Posó con cada recuerdo, una tras otra las balas que golpeaban galopantes topando el fondo del tambor del arma, mientras recordaba los fines de semana de etiqueta, esas noches glamorosas con sabor a tango y vino. Una atmósfera que reservaba solo el fino tino de los protegidos por la firma McGregor. Los salones tan amplios y opulentos como las excentricidades de su jefe, que abría las puertas de par en par al infierno que esconde los mismos vastos misterios que el oficio envuelve.

Eran los excesos que gravitaban su ego en sus lascivos sueños y aires triunfales, que no lo hacían reaccionar hasta que tocaba fondo, cuando regresaba de dispersiones de desenfreno, a una concreta realidad que lo golpeaba mostrándole a cuenta la expiración de su amor con una infidelidad de su esposa en brazos de otro.

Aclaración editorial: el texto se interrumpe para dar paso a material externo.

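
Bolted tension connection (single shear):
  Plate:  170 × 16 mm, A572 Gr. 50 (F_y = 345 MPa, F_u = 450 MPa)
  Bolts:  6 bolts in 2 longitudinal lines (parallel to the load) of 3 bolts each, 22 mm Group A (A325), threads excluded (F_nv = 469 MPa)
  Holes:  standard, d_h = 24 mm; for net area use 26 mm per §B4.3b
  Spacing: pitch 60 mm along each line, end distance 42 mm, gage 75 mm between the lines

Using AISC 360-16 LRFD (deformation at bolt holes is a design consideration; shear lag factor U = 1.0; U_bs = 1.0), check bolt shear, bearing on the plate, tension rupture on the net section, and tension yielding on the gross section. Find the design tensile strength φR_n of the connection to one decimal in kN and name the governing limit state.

Bolt shear: A_b = π(22)²/4 = 380.13 mm². φR_n = 0.75 × 469 × 380.13 × 6 × 1 = 802.3 kN.
Bearing (16 mm plate, F_u = 450 MPa): end bolts L_c = 42 − 24/2 = 30, R_n = min(1.2×30×16×450, 2.4×22×16×450) = 259.2 kN/bolt; interior L_c = 60 − 24 = 36, R_n = 311.04 kN/bolt. φR_n = 0.75 × (2×259.2 + 4×311.04) = 1321.9 kN.
Tension rupture (net): A_n = (170 − 2×26)×16 = 1888 mm² (U = 1.0, A_e = A_n). φR_n = 0.75 × 450 × 1888 = 637.2 kN.
Tension yield (gross): A_g = 170×16 = 2720 mm². φR_n = 0.90 × 345 × 2720 = 844.6 kN.
Governing: min(802.3, 1321.9, 637.2, 844.6) = 637.2 kN → net-section rupture.

637.2 kN (net-section rupture governs)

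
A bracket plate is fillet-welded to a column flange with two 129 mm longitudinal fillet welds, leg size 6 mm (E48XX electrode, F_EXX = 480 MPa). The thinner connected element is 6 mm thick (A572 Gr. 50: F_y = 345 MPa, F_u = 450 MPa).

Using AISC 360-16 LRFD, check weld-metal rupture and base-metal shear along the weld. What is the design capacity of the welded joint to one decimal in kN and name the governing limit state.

Weld metal: throat = 0.707×6 = 4.242 mm, L = 2×129 = 258 mm. φR_n = 0.75 × 0.6 × 480 × 4.242 × 258 = 236.4 kN.
Base metal shear (6 mm plate): yield φR_n = 1.0×0.6×345×6×258 = 320.4 kN; rupture φR_n = 0.75×0.6×450×6×258 = 313.5 kN; take 313.5 kN (rupture).
Governing: min(236.4, 313.5) = 236.4 kN → weld metal.

236.4 kN (weld metal governs)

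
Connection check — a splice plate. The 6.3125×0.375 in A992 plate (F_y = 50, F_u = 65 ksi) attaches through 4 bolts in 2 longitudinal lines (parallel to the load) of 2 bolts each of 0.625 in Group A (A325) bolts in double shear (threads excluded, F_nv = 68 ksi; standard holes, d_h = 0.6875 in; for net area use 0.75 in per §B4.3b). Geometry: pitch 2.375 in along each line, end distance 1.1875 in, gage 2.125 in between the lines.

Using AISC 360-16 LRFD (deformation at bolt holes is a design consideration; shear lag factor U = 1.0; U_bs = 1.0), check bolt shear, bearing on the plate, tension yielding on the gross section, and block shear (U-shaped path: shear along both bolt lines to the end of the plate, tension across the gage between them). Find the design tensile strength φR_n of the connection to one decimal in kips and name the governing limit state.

Bolt shear: A_b = π(0.625)²/4 = 0.3068 in². φR_n = 0.75 × 68 × 0.3068 × 4 × 2 = 125.2 kips.
Bearing (0.375 in plate, F_u = 65 ksi): end bolts L_c = 1.1875 − 0.6875/2 = 0.84375, R_n = min(1.2×0.84375×0.375×65, 2.4×0.625×0.375×65) = 24.68 kips/bolt; interior L_c = 2.375 − 0.6875 = 1.6875, R_n = 36.563 kips/bolt. φR_n = 0.75 × (2×24.68 + 2×36.563) = 91.9 kips.
Tension yield (gross): A_g = 6.3125×0.375 = 2.3672 in². φR_n = 0.90 × 50 × 2.3672 = 106.5 kips.
Block shear: shear path 2×[1.1875+1×2.375] = 2×3.5625 in, A_gv = 2.6719, A_nv = 2×(3.5625 − 1.5×0.75)×0.375 = 1.8281 in²; tension across gage: (2.125 − 1×0.75)×0.375 = 0.51563 in². R_n = min(0.6×65×1.8281, 0.6×50×2.6719) + 1.0×65×0.51563 = min(71.296, 80.157) + 33.516 = 104.81 kips. φR_n = 0.75 × 104.81 = 78.6 kips.
Governing: min(125.2, 91.9, 106.5, 78.6) = 78.6 kips → block shear.

78.6 kips (block shear governs)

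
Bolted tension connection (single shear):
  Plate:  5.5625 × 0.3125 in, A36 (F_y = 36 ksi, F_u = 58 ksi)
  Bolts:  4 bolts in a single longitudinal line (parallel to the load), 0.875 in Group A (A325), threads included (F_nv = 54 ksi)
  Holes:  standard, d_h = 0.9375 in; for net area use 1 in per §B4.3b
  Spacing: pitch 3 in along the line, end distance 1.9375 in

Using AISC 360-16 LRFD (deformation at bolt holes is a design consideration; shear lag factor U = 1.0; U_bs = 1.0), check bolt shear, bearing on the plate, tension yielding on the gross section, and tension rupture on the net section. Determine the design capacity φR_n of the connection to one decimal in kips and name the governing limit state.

56.3 kips (gross-section yield governs)

Bolt shear: A_b = π(0.875)²/4 = 0.60132 in². φR_n = 0.75 × 54 × 0.60132 × 4 × 1 = 97.4 kips.
Bearing (0.3125 in plate, F_u = 58 ksi): end bolts L_c = 1.9375 − 0.9375/2 = 1.46875, R_n = min(1.2×1.46875×0.3125×58, 2.4×0.875×0.3125×58) = 31.945 kips/bolt; interior L_c = 3 − 0.9375 = 2.0625, R_n = 38.063 kips/bolt. φR_n = 0.75 × (1×31.945 + 3×38.063) = 109.6 kips.
Tension yield (gross): A_g = 5.5625×0.3125 = 1.7383 in². φR_n = 0.90 × 36 × 1.7383 = 56.3 kips.
Tension rupture (net): A_n = (5.5625 − 1×1)×0.3125 = 1.4258 in² (U = 1.0, A_e = A_n). φR_n = 0.75 × 58 × 1.4258 = 62.0 kips.
Governing: min(97.4, 109.6, 56.3, 62.0) = 56.3 kips → gross-section yield.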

Él no culpaba a María, él sabía que sus actos eran los desenlaces a consecuencia de las escenas infidentes con múltiples amantes, que él transitaba en esa película tan rápida y mortal que se tornó su vida.

Sus excesos lo consumían y aspiraba deseoso de librar el peso de sus penas, como la droga que necesitaba en mayor cantidad para maquillar los agujeros que atravesaban a cada minuto su alma.

Volviendo nuevamente a preguntarse: «¿En qué momento todo empezó a salir mal?»

Quizás ya había quemado muchas etapas, hasta llegar a aquella donde la inconsciencia nos rige. Pero ahora entendía el pago a la certeza de atravesar el umbral que nos define entre el bien y el mal. Y él sabía en qué posición estaba, y cuál era el precio que ahora el destino pronto le obligaría a pagar.

Nunca supe nada más de James McNeil. Él era una posible pieza que constituía una parte de la incertidumbre que generaba en mí, ese posible nexo por la invitación que me realizo Mr. McGregor a su firma de abogados. El rompecabezas que no dejaba pista de su paradero final y de la gran expectativa que me generó esa historia, que terminaba de oír de un amigo corredor de Bolsa de Wall Street, mientras tomábamos un café. Antes de mi cita con el letrado.